Dans le cadre d’une nouvelle série de chroniques intitulée Beaucoup plus de moins, en partenariat avec Riot Éditions, Switch (on Paper) retrouve l’artiste Jean-Baptiste Farkas au travers d’une suite de dialogues avec des artistes et aut·eur·rice·s sur le thème inépuisable de la soustraction. Aujourd’hui, Éric Watier ou l’art difficile d’en faire le moins possible.
Jean-Baptiste Farkas : En tant qu’artiste, qu’est-ce que soustraire pour toi ? Comment définirais-tu cette opération ?
Éric Watier : Soustraire ça veut dire enlever quelque chose qui serait en trop. Donc plutôt que de soustraire, il vaudrait mieux en faire le moins possible. C’est moins fatigant et plus efficace. Y compris quand on écrit.
Jean-Baptiste Farkas : Toujours en tant qu’artiste, est-ce un geste que tu as déjà pratiqué ? Comment, dans quels contextes et avec quels résultats ?
Éric Watier : J’essaie toujours d’en faire le moins possible. J’aime les formes simples, courtes, les choses faciles. Par contre, je ne sais pas ne rien faire : c’est à la fois ma joie et mon infortune.
Jean-Baptiste Farkas : La logique soustractive peut-elle contribuer à transformer la pratique de l’art ? Si oui, comment, pourquoi ? As-tu des exemples ? Si non, pourquoi ?
Éric Watier : La logique soustractive, comme tu l’appelles, a au moins un avantage : elle affaiblit ce qu’elle touche. Cette faiblesse fait qu’elle est inutilisable par les fascistes. C’est déjà ça.
Jean-Baptiste Farkas : Dans la société, la notion de décroissance semble, au moins théoriquement, gagner toujours plus de terrain, en va-t-il de même dans la pratique de l’art ?
Éric Watier : Visiblement non, en tout cas pas pour la frange ultra-visible de l’art contemporain qui est totalement en phase avec le libéralisme triomphant. Cette frange est aujourd’hui encore plus riche, plus lourde, et plus obscène. Et elle le restera.

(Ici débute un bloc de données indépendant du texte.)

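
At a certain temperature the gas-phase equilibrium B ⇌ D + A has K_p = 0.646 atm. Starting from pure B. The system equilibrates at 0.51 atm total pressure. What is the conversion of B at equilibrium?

Basis: 1 mol B initially; let X = conversion of B. Extent ξ = X.
At extent ξ: n_B = 1 − X; n_D = X; n_A = X.
n_T = Σnᵢ = 1 + X.
With p_i = (n_i/n_T)P, K_p = p_D p_A / (p_B).
This yields a degree-2 equation in X; solving on (0,1), X = 0.748.

X = 0.748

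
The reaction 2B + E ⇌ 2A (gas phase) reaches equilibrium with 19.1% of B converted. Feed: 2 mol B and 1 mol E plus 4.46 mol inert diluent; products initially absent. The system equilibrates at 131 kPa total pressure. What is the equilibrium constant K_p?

K_p = 0.00382 kPa^-1

Basis: 2 mol B initially; let X = conversion of B. Extent ξ = X.
Moles: n_B = 2 − 2X; n_E = 1 − X; n_A = 2X; n_I = 4.46 (inert).
Total moles n_T = 7.46 − X.
At X = 0.191: n_B = 1.62, n_E = 0.809, n_A = 0.382, n_T = 7.27.
p_i = (n_i/n_T)·P. K_p = p_A^2 / (p_B^2 p_E) = 0.00382 kPa^-1.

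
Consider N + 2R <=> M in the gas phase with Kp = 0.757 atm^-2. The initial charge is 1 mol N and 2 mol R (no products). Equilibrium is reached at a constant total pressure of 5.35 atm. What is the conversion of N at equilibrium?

X = 0.729

Basis: 1 mol N initially; let X = conversion of N. Extent ξ = X.
Moles: n_N = 1 − X; n_R = 2 − 2X; n_M = X.
Summing: n_T = 3 − 2X.
y_i = n_i/n_T, p_i = y_i·P. Kp = p_M / (p_N p_R^2).
Equating to 0.757 atm^-2 and solving on 0 < X < 1: X = 0.729.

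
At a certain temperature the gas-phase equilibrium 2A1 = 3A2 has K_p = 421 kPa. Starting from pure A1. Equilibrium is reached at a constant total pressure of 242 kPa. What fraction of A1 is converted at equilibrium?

Basis: 1 mol A1 initially; let X = conversion of A1. Extent ξ = 0.5X.
Moles: n_A1 = 1 − X; n_A2 = 1.5X.
Total moles n_T = 1 + 0.5X.
y_i = n_i/n_T, p_i = y_i·P. K_p = p_A2^3 / (p_A1^2).
Substituting and setting equal to 421 kPa gives a polynomial in X; the root in (0,1) is X = 0.527.

X = 0.527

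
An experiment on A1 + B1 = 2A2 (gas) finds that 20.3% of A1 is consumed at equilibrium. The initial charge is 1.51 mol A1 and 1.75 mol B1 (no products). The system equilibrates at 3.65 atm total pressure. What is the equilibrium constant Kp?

Kp = 0.216

Let X = conversion of A1 (basis 1.51 mol A1); extent of reaction ξ = 1.51X.
At extent ξ: n_A1 = 1.51 − 1.51X; n_B1 = 1.75 − 1.51X; n_A2 = 3.02X.
Total moles n_T = 3.26 (Δν = 0, constant).
At X = 0.203: n_A1 = 1.2, n_B1 = 1.44, n_A2 = 0.613, n_T = 3.26.
p_i = (n_i/n_T)·P. Kp = p_A2^2 / (p_A1 p_B1) = 0.216.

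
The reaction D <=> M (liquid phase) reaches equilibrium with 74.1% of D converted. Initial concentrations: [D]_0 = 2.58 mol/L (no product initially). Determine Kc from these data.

Let X = conversion of D.
Concentrations: [D] = 2.58 − 2.58X; [M] = 2.58X.
At X = 0.741: [D] = 0.668, [M] = 1.91.
Kc = [M] / ([D]) = 2.86.

Kc = 2.86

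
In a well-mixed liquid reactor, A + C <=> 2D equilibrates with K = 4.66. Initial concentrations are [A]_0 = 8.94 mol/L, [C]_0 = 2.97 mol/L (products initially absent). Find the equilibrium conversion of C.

X = 0.772

Let X = conversion of C; extent ξ = 2.97·X mol/L.
Concentrations: [A] = 8.94 − 2.97X; [C] = 2.97 − 2.97X; [D] = 5.94X.
K = [D]^2 / ([A] [C]).
Setting equal to 4.66 and solving for X on (0,1) gives X = 0.772.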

Jean-Baptiste Farkas : Faisant suite à L’inventaire des destructions, tu as publié Ceux qui ne détruisent pas. J’y vois une supplémentation. Peux-tu t’expliquer sur la motivation de ce second livre ?
Éric Watier : Ceux qui ne détruisent pas n’était pas prévu. Il s’est fait tout seul. Pour écrire L’inventaire des destructions, j’avais envoyé un questionnaire à une centaine d’artistes et je leurs demandais s’ils avaient détruit tout ou partie de leur œuvre, et si oui, où, quand, comment et pourquoi. Lorsque j’ai envoyé mon questionnaire, je ne savais pas du tout ce que j’allais recevoir comme réponses. Dans les réponses reçues, il y en a eu quatre où les artistes disaient ne jamais avoir rien détruit. C’était très étonnant. D’une part que des artistes n’aient rien détruit, d’autre part qu’ils prennent la peine de me le dire. J’ai été très heureux de la réponse de Pierre Klossowski1. J’ai aussi été amusé par celle de Sophie Calle qui a ajouté sur la carte : « Je garde tout. » Les deux autres artistes étaient Gottfried Honegger et Marie Guérin.
Jean-Baptiste Farkas : Parallèlement à soustraire, quelles autres opérations perpétrées à titre d’œuvre sollicitent ton attention et pourquoi ?
Éric Watier : Toutes les œuvres qui nous libèrent de quelque chose m’intéressent. Le problème que j’ai actuellement c’est que je sais pas où les trouver. Tout est déjà envahi par ce qui ne nous intéresse pas.
Jean-Baptiste Farkas : Manque-t-il une ou plusieurs questions à cet entretien ?
Éric Watier : Non, je ne crois pas.
Couverture : Éric Watier, L’Inventaire des destructions, Rennes, Éditions Incertain Sens, 2018. Ouvrage publié avec le soutien à l’édition du Centre national des arts plastiques, de la Région Bretagne et de la Région Occitanie.
1.Klossowski, ou plutôt son (ou sa) secrétaire, a simplement coché la case « non » et signé à sa place.